Another password was exchanged, and then a step was audible in the passage, and the bandaged head and pale face of Paco appeared at the door of the guard-room. The muleteer was received with a cry of welcome from the soldiers.
"Hurra!" cried the sergeant, "here is your match, Perrico. No Catalan or Arragonese, but jolly Navarro. A week's pay to a wet cartridge, he empties this bottle de alto without spilling a drop."
And he held out one of the small bottles before mentioned, which contained something like an English pint. Paco took it, raised it as high as he could in the air, and gradually depressing the neck, the wine poured out in a slender and continuous stream, which the muleteer, his head thrown back, caught in his mouth. The bottle was emptied without a single drop being spilt, or a stain appearing on the face of the drinker.
"Bravo, Paco!" cried the soldiers.
"Could not be better," said Perrico.
"You are making a jolly guard of it," said Paco. "Wine seems as common as ditch-water amongst you. Who pays the shot?"
"I!" cried the sergeant, clapping his hand on his pocket, which gave forth a sound most harmoniously metallic. "I have inherited, friend Paco; and, if you like to sit down with us, you shall drink yourself blind without its costing on an ochavo."
"'Twould hardly suit my broken head," returned the muleteer. "But from whom have you inherited?

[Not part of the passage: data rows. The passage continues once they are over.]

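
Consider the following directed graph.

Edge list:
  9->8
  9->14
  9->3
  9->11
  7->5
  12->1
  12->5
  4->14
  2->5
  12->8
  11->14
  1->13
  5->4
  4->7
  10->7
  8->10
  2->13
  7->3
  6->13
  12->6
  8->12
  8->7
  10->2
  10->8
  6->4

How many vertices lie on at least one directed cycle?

A vertex is on a directed cycle iff it belongs to a strongly connected component of size ≥ 2 (or has a self-loop).
The vertices on cycles are {4, 5, 7, 8, 10, 12} — 6 in total.

6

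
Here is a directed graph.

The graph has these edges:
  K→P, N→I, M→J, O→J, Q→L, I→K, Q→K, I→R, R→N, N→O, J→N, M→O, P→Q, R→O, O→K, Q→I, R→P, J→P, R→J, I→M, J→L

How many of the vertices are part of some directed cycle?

9

A vertex is on a directed cycle iff it belongs to a strongly connected component of size ≥ 2 (or has a self-loop).
The vertices on cycles are {I, J, K, M, N, O, P, Q, R} — 9 in total.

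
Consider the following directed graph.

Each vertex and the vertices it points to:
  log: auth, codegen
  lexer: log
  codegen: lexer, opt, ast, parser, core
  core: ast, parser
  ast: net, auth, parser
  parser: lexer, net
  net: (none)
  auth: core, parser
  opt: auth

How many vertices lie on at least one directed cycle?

A vertex is on a directed cycle iff it belongs to a strongly connected component of size ≥ 2 (or has a self-loop).
The vertices on cycles are {ast, log, opt, auth, core, lexer, parser, codegen} — 8 in total.

8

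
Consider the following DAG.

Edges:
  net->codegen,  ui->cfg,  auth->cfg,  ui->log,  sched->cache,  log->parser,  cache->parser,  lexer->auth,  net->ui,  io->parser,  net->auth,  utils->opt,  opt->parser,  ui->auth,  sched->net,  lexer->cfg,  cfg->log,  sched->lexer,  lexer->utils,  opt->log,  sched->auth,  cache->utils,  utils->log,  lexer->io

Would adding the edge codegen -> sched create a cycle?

Adding codegen→sched creates a cycle iff sched can already reach codegen.
Path from sched: sched → net → codegen.
So sched → … → codegen → sched is a cycle.

Yes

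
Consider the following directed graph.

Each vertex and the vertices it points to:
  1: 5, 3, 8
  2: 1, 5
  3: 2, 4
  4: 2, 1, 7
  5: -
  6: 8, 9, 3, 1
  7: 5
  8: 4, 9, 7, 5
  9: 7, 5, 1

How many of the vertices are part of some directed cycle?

A vertex is on a directed cycle iff it belongs to a strongly connected component of size ≥ 2 (or has a self-loop).
The vertices on cycles are {1, 2, 3, 4, 8, 9} — 6 in total.

6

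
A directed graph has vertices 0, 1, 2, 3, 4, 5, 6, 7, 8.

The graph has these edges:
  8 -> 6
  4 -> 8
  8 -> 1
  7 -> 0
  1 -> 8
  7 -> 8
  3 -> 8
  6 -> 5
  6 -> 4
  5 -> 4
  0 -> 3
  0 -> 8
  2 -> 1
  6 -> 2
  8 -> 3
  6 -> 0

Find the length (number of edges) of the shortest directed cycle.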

From the dead or the living?"
"The living to be sure," replied the sergeant, laughing. "From a fat Christino alcalde, with whom I fell in the other morning upon the Salvatierra road. His saddle-bags were worth the rummaging."
"I can't drink myself," said Paco; "but let me take out a glass to poor Blas, who is walking up and down, listening to the jingle of the bottles, as tantalized as a mule at the door of a corn-store."